Bevor wir loslegen: Was bedeutet „Private Label“?

Laut Investopedia bedeutet Eigenmarke (oder „private brand“), dass ein Einzelhändler Produkte unter seinem eigenen Markennamen verkauft. Die Herstellung des Produkts erfolgt durch einen Vertragshersteller und nicht durch den Einzelhändler selbst. Das bedeutet, dass die eigentliche Produktionslinie nicht im Besitz des Einzelhändlers ist, sondern ein externer Hersteller mit der Herstellung eines einzelnen Produkts oder einer ganzen Reihe von Produkten beauftragt wird. Einige Beispiele dafür sind „Great Value“ von Walmart, „Kirkland“ von Costco oder „Gut und Günstig“ von Edeka in Deutschland. In der Regel sind die Produkte, die unter Private Labeling fallen, nur in den Geschäften des Einzelhändlers erhältlich.

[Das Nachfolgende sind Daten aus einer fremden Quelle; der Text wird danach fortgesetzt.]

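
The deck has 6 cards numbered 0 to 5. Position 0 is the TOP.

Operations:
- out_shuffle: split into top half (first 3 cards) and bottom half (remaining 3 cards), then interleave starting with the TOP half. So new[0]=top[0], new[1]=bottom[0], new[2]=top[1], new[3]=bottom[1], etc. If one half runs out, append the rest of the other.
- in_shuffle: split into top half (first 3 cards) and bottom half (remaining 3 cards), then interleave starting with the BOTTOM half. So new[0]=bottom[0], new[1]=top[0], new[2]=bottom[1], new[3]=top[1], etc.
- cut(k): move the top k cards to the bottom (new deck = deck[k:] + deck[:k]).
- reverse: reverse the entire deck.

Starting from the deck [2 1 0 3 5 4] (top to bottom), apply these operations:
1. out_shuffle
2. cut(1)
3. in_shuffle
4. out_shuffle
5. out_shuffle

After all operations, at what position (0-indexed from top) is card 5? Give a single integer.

Answer: 5

Derivation:
After op 1 (out_shuffle): [2 3 1 5 0 4]
After op 2 (cut(1)): [3 1 5 0 4 2]
After op 3 (in_shuffle): [0 3 4 1 2 5]
After op 4 (out_shuffle): [0 1 3 2 4 5]
After op 5 (out_shuffle): [0 2 1 4 3 5]
Card 5 is at position 5.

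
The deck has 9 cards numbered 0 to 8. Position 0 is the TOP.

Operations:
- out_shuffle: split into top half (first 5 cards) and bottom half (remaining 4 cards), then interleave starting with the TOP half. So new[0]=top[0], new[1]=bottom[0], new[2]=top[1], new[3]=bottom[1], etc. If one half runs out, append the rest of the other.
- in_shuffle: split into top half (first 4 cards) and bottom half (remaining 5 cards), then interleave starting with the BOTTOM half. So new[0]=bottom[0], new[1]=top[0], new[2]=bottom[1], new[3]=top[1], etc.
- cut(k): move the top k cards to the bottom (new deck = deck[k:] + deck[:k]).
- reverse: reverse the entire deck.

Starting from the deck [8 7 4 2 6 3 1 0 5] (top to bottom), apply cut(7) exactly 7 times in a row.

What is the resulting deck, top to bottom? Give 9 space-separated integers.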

Wie sich „Private Label“ in den letzten Jahren verändert hat

Während Eigenmarken in der Vergangenheit manchmal als „No-Name-Marken“ betrachtet wurden, was für die Marken der Discounter vielleicht immer noch zutrifft, haben viele Einzelhändler entdeckt, wie wichtig es ist, ihre eigene Marke durch ihre eigene Produktlinie zu nutzen. Eigenmarken sind für Einzelhändler zu einem Instrument geworden, mit dem sie sich von der Konkurrenz abheben und gleichzeitig Produkte zu einem fairen Preis anbieten können, die ihre Kunden wirklich wollen. Außerdem setzen viele Marken sogar bei ihren Kernprodukten auf „Private Labeling“. Aber auch das macht Sinn. Marken sind in der Regel gut darin, die Kundenbedürfnisse zu verstehen, Geschichten zu erzählen und Produkte an die perfekte Kundengruppe zu vermarkten. Hersteller hingegen haben ihre Stärken in der effizienten Produktion von Waren, der Einhaltung von Vorschriften, der Qualitätsbewertung und der Optimierung der Lieferkette. Nur sehr wenige Marken, die Kunden lieben, produzieren 100% ihrer Produkte mit eigenen Maschinen, sondern lagern den Produktionsprozess an Fertigungsexperten aus.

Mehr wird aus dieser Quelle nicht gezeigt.